DSP for Versal Devices - 2024.1 English

Power Design Manager User Guide (UG1556)

Document ID
UG1556
Release Date
2024-05-30
Version
2024.1 English

AMD device families have different Digital Signal Processing (DSP) blocks with different capabilities. A recommended source to help you understand the Versal DSP block entries is the DSP58 Architecture section of the Versal Adaptive SoC DSP Engine Architecture Manual (AM004)

Tip: For families that have a register within the multiplier (MREG), using this pipeline register helps lower dynamic power.

The DSP page covers estimation of DSP58 block resources. Similar to previous generations, an AMD Versalâ„¢ adaptive SoC DSP58 block can implement a wide variety of arithmetic and logical functions ranging from addition, subtraction, multiplication, to common DSP58 functions such as multiply accumulate. Like previous generations, DSP58 blocks can implement wide logic functions such as XOR and can be cascaded to form digital filters. The DSP58 block has a wider 27x24 complex multiplier that you can also configure as three 9x8 multipliers and has a wider 58-bit accumulator.
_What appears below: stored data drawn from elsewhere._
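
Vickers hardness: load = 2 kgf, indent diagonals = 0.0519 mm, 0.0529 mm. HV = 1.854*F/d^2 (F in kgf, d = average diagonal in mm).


d_avg = (0.0519+0.0529)/2 = 0.0524 mm
HV = 1.854*2/0.0524^2 = 1350

1350


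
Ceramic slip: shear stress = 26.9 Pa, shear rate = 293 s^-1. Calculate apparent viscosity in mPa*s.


eta = tau/gamma * 1000 = 26.9/293 * 1000 = 91.8 mPa*s

91.8


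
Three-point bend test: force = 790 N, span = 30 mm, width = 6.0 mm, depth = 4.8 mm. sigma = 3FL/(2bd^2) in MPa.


sigma = 3*790*30/(2*6.0*4.8^2) = 257.2 MPa

257.2


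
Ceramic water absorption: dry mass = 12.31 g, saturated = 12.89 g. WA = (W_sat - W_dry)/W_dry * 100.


WA = (12.89 - 12.31) / 12.31 * 100 = 4.71%

4.71


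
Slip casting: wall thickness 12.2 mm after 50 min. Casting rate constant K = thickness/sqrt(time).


K = 12.2 / sqrt(50) = 12.2 / 7.0711 = 1.725 mm/min^0.5

1.725


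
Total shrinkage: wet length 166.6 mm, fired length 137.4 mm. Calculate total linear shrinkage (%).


TS = (166.6 - 137.4) / 166.6 * 100 = 17.53%

17.53


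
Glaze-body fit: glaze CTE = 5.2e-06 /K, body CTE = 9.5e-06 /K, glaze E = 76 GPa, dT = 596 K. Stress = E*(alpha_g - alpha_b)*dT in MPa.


Stress = 76*1000*(5.2e-06 - 9.5e-06)*596 = -194.8 MPa

-194.8


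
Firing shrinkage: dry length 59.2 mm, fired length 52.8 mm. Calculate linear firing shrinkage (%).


FS = (59.2 - 52.8) / 59.2 * 100 = 10.81%

10.81


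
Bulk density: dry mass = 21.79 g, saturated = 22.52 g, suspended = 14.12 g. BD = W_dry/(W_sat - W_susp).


BD = 21.79 / (22.52 - 14.12) = 21.79 / 8.4 = 2.594 g/cm^3

2.594


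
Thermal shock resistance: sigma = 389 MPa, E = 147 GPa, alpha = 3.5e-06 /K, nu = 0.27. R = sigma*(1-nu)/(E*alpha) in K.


R = 389*(1-0.27)/(147*1000*3.5e-06) = 552 K

552


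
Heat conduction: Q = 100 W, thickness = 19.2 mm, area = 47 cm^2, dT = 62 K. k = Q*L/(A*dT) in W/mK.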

DSP58 also supports floating point addition and multiplication.

The following settings are used to configure Versal adaptive SoC DSP58 blocks for power estimation:

Configurations
Versal adaptive SoC PDM lets you use mode-specific configurations for the DSP58 block. You can select the suitable configurations from the drop-down list based on the DSP58 operation that you are performing. The Versal DSP58 power model supports much more fine-grained accuracy compared to previous generations. You can choose from various sizes of integer multipliers, MACs, dot-products, complex multipliers, and floating point operations.
DSP58 Slices
This is the number of DSP58 blocks. In the Versal architecture, one DSP58 block can implement a 27x24 fixed-point multiplier, while you can pair two DSP58 blocks with common logic to implement an 18-bit complex multiplier.
Clock
Choose the DSP58 Slice clock from the drop-down menu.
Block Toggle Rate
This is the average toggle rate of all DSP58 block signals. Manually adjust the toggle rate when necessary.
  • If the DSP58 block is enabled for only a fraction of cycles, scale the Block Toggle Rate by the enable rate. For example, if the DSP is enabled for half the cycles, multiply the Block Toggle Rate by 0.5 to get the new Block Toggle Rate.
  • If the DSP58 block does not use all the multiplier outputs, scale the Block Toggle Rate by the fraction of output bits used. If only 48 bits are used, then multiply the Block Toggle Rate by (48 / 58) to reflect the proportion of actively switching signals in the DSP58 block.
DSP Mode
This indicates the operational mode of the DSP58 blocks. It is auto-populated and is read-only for the specified configuration.
INT24
This mode is compatible with the DSP58 from previous generations. INT24 indicates the DSP58 block is configured as a 27x24 signed, fixed point multiplier. If using a smaller sized multiplier, scale the Block Toggle Rate by the proportion of used output bits.
INT8
DSP58 uses the Vector Fixed Point ALU mode in this configuration. This mode is used for computing three-element 9x8 vector dot products with accumulate or post add options.
CINT8
This mode indicates that two adjacent DSP58 blocks are configured to implement an 18-bit complex multiplier. Ensure that the DSP slice total takes into account two DSP slices per complex multiplier.
FP32
DSP58E5 uses floating point multiplier and adder in this configuration. This mode is used for FP32 single precision or FP16 half precision with accumulate or post add options.
MULT Used?
This indicates whether or not the DSP58 multiplier is used. The default value is Yes because the multiplier is expected to be used for the majority of cases. It is auto-populated and is read-only for a given configuration.
Multiplier Pipeline Used?
When MULT Used is Yes, it indicates if the multiplier is pipelined or not. The multiplier is typically pipelined due to its relatively large propagation delay so the default value is Yes. The value should be set to No only for very low clock speeds, or when multipliers are not used for the DSP58 configurations.
Pre-Add Used?
The DSP58 contains a 27-bit signed adder that can drive one or both inputs of the multiplier. Select Yes if you are implementing an arithmetic function that requires the pre-add, for example (B + D) * A. The default value is No. This field is auto-populated and is read-only for a given configuration.
AD Reg Used?
This indicates that the pre-adder output is pipelined before feeding to multiplier input. The default value is No. This field is auto-populated and you can override this setting.
DSP slices have clock enable (CE) ports. When entering data in the Toggle Rate column remember to multiply your data input toggle rate with the DSP slice clock enable rate. For example, if random data (typically ~38% data toggle rate) is input into the DSP slice and the slice is clock enabled only 50% of the time, then the output data toggle rate should be scaled by the CE rate such that the data toggle rate becomes 19% (38% x 50%).